Will the New Budget Solve Our Debt Problems?

Last week, news broke that the Chancellor was looking at ways to fill a black hole of nearly £20bn in the public finances before the budget later this month. Recent analysis shows that the deficit is likely to rise to nearly £36bn in the next four years, double the forecast of £17bn, and a far cry from George Osborne’s election pledge to balance the books by 2020. Pressure is mounting on chancellor Phillip Hammond in the run up to the budget, with many within his own party calling to raise public spending against a backdrop of Labour’s increasing popularity and success in the recent election.

Following several years of George Osborne’s austerity budgets, the deficit has started to shrink in recent years, however many in the public sector have begun to rebel against austerity, wondering when the end will come. This has led to promises to remove the 1% pay cap on certain areas of the public sector.

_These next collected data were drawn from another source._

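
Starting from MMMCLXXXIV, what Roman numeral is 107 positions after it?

MMMCLXXXIV = 3184
3184 + 107 = 3291

MMMCCXCI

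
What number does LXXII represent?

LXXII: L=50, X=10, X=10, I=1, I=1
50 + 10 + 10 + 1 + 1 = 72

72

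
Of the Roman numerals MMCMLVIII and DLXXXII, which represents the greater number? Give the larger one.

MMCMLVIII = 2958
DLXXXII = 582
2958 is larger

MMCMLVIII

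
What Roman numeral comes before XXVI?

XXVI = 26; previous is 25

XXV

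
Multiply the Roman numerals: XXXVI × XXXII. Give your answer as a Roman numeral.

XXXVI = 36
XXXII = 32
36 × 32 = 1152

MCLII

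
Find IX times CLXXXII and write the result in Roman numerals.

IX = 9
CLXXXII = 182
9 × 182 = 1638

MDCXXXVIII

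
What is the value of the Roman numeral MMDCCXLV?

MMDCCXLV: M=1000, M=1000, D=500, C=100, C=100, XL=40, V=5
1000 + 1000 + 500 + 100 + 100 + 40 + 5 = 2745

2745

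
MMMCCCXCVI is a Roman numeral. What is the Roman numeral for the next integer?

MMMCCCXCVI = 3396; next is 3397

MMMCCCXCVII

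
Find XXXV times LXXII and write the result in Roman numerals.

XXXV = 35
LXXII = 72
35 × 72 = 2520

MMDXX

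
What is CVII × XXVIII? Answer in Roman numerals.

CVII = 107
XXVIII = 28
107 × 28 = 2996

MMCMXCVI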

Phillip Hammond told ITV in October, “We always seek to strike the right balance for fairness to our public-sector workers delivering our vital services and fairness to the tax payers.”

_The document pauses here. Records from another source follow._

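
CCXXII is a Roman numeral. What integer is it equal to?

CCXXII: C=100, C=100, X=10, X=10, I=1, I=1
100 + 100 + 10 + 10 + 1 + 1 = 222

222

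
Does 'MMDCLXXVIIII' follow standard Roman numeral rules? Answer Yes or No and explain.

'MMDCLXXVIIII': More than 3 consecutive I's

No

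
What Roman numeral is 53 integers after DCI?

DCI = 601
601 + 53 = 654

DCLIV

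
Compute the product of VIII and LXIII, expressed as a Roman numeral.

VIII = 8
LXIII = 63
8 × 63 = 504

DIV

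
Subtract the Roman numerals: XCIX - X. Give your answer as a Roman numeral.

XCIX = 99
X = 10
99 - 10 = 89

LXXXIX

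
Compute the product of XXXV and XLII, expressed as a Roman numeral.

XXXV = 35
XLII = 42
35 × 42 = 1470

MCDLXX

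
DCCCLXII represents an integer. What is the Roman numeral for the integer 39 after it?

DCCCLXII = 862
862 + 39 = 901

CMI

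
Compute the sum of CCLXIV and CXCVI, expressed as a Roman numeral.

CCLXIV = 264
CXCVI = 196
264 + 196 = 460

CDLX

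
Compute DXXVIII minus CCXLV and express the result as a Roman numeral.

DXXVIII = 528
CCXLV = 245
528 - 245 = 283

CCLXXXIII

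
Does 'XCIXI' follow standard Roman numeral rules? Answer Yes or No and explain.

'XCIXI': I cannot come right after the subtractive pair IX: once I is subtracted in IX, the next symbol must be smaller than I

No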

However, the Office for Budget Responsibility (‘OBR’) admitted that productivity levels are significantly lower than before the financial crisis and their estimates for the economic output per hour worked in Britain will need to be lowered. A level closer to the 0.2% productivity growth seen over the last five years is desired, rather than the predicted 1.4%. This drop could undermine confidence in the economy and could lead to a rise in government borrowing, boosting the deficit further.

The OBR’s gloomy forecast makes it harder for Phillip Hammond to justify bowing to union demands and removing the cap on public sector pay. This is likely to create further tension between the Chancellor and the Prime Minister, who are already at odds over a soft Brexit for business; May has publicly conceded that raising public sector pay is a priority. Hammond was previously quoted as saying, whilst he understood that people were “weary” of austerity, “we have to live within our means.”

Following the Conservative party’s poor result at the election, the RCM and other NHS trade unions wrote to May calling for an end to the 1% pay cap, suggesting that this is partly to blame for the party’s failure to secure a parliamentary majority.

A report by ‘The Resolution Foundation’ suggested that in order to make raising public sector pay viable, Phillip Hammond will need to increase taxes for either individuals or companies, or borrow more than £100bn over the next four years. Since 2007 the Conservatives have cut corporation tax from 30% (large companies rate) to 18% (effective from 1 April 2020), a record low designed to encourage businesses to invest in the UK. Some argue that reversing the drop in corporation tax could result in a catastrophic impact on the UK’s economy when combined with the UK’s departure from the EU.

Large corporations’ tax avoidance has caught the nation’s imagination in recent years with companies such as Starbucks and Amazon being vilified for their failure to pay their ‘fair share’. However, the government is already clamping down on tax avoidance as Base Erosion Profit Shifting (‘BEPS’) legislation is brought in by the G20. BEPS contains fifteen points designed to prevent companies from shifting profits overseas to avoid paying a fair rate of tax. Any more moves to target large corporations could alienate them and force them away from investing in the UK.

Since taking office the Conservatives have increased personal allowance, raising the point at which low income earners start paying tax, meaning many people on low wages were better off. The Conservatives had hoped that this would secure them the working-class vote, however election results suggest this has not been enough. Nurses, teachers and prison workers who fall very squarely into the ‘squeezed middle’ have seen real-time earnings fall by as much as £6,000 per year. Increasing the personal tax rate from 20% would hit public sector workers and could negate any pay rise received.

For the Chancellor, the budget is on a knife edge. He needs to balance public opinion and gain the support of the electorate, whilst also ensuring that he keeps businesses happy to maintain the economy in uncertain times. The budget will be announced on Wednesday 22nd November.